I am in the process of buying a Swift Gazelle F59 High motorhome but I am having difficulty finding the correct payload figures for the vehicle. the hand book includes details of the standard F59 not the High model. I have been onto Swift customer services who have sent a p/copy of the details with no other comment. The spec is stated as follows:- 
Chassis 3.4 tonne. MTPLM 3050kg. MRO 2910kg. MUP 490kg. EHE 175kg. 

I thought payload (MUP) was MTPLM-MRO = 140kg. 

Am I wrong, is this an unusable vehicle or is there a misprint in swifts specs. I can't find any other details on the net about this. 

Otherwise it's a beautiful motorhome with plenty of storage in the double floor. But it's no use if it will only carry the driver and no luggage. 

Hope somebody out there knows about these things?
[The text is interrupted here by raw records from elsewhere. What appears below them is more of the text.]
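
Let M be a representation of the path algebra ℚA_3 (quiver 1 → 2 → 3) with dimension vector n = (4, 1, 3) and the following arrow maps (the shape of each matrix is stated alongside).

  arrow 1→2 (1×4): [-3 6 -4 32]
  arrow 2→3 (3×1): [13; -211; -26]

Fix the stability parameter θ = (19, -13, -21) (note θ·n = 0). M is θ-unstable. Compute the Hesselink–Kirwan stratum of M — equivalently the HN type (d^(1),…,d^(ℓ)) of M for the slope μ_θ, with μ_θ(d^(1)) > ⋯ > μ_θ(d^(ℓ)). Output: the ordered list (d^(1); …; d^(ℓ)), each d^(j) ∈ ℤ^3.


Interval decomposition of M: I[1,1]^3, I[1,3], I[3,3]^2.
HN type (ℓ=3): μ^(1)=19; μ^(2)=-5; μ^(3)=-21

((3, 0, 0); (1, 1, 1); (0, 0, 2))


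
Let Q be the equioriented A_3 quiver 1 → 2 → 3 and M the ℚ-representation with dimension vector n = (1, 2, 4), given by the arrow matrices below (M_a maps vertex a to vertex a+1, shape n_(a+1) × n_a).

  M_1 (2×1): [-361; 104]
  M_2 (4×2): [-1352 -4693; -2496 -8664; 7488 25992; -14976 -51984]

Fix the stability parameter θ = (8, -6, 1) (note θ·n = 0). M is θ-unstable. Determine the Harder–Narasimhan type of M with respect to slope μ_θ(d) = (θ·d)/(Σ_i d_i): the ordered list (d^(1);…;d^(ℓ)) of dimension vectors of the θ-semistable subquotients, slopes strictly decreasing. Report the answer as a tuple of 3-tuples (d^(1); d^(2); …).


Via rank(M_{q-1}∘⋯∘M_p): M ≅ I[1,2], I[2,3], I[3,3]^3.
μ_θ-semistable layers: μ^(1)=1; μ^(2)=-6

((1, 1, 4); (0, 1, 0))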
Thanks in anticipation. 
Les


----------



## pauls5542 (Sep 28, 2007)

Les.
You have got your MTPL wrong in your calcs it should be 
3400 - 2910 = 490 then less your EHabitation therefore you user payload is a miserly 490 - 175 = 315kg.
I have Gazelle F59High LHD 01 It gives my payload as 538kg minus 172 user payload so i have 366kg.
I have the original sales catalogue from swift on The Gazelle F59 High its different on the MRO to yours,its 2862kg.
I have details on both RHD and LHD gazelles.

Hope this helps.
Paul Stanley. email [email protected]


----------



## SwiftGroup (Jun 27, 2007)

Les, 
I am sorry I don't understand the figures you have been given the correct figures for a 2001 Gazelle F59 high are;

MRO = 2862kg
MTPLM = 3400kg
Max User Payload = 366kg
Essential Habitation Equipment Payload 172kg.

[E.g. 2862kg(MRO)+ 366KG(MUP)+172kg(EHE) = 3400kg]

Regards
Andy Spacey - Swift Group Technical


----------



## pauls5542 (Sep 28, 2007)

Have you got fixed up yet,as no reply from you.

P.Stanley. [email protected]


----------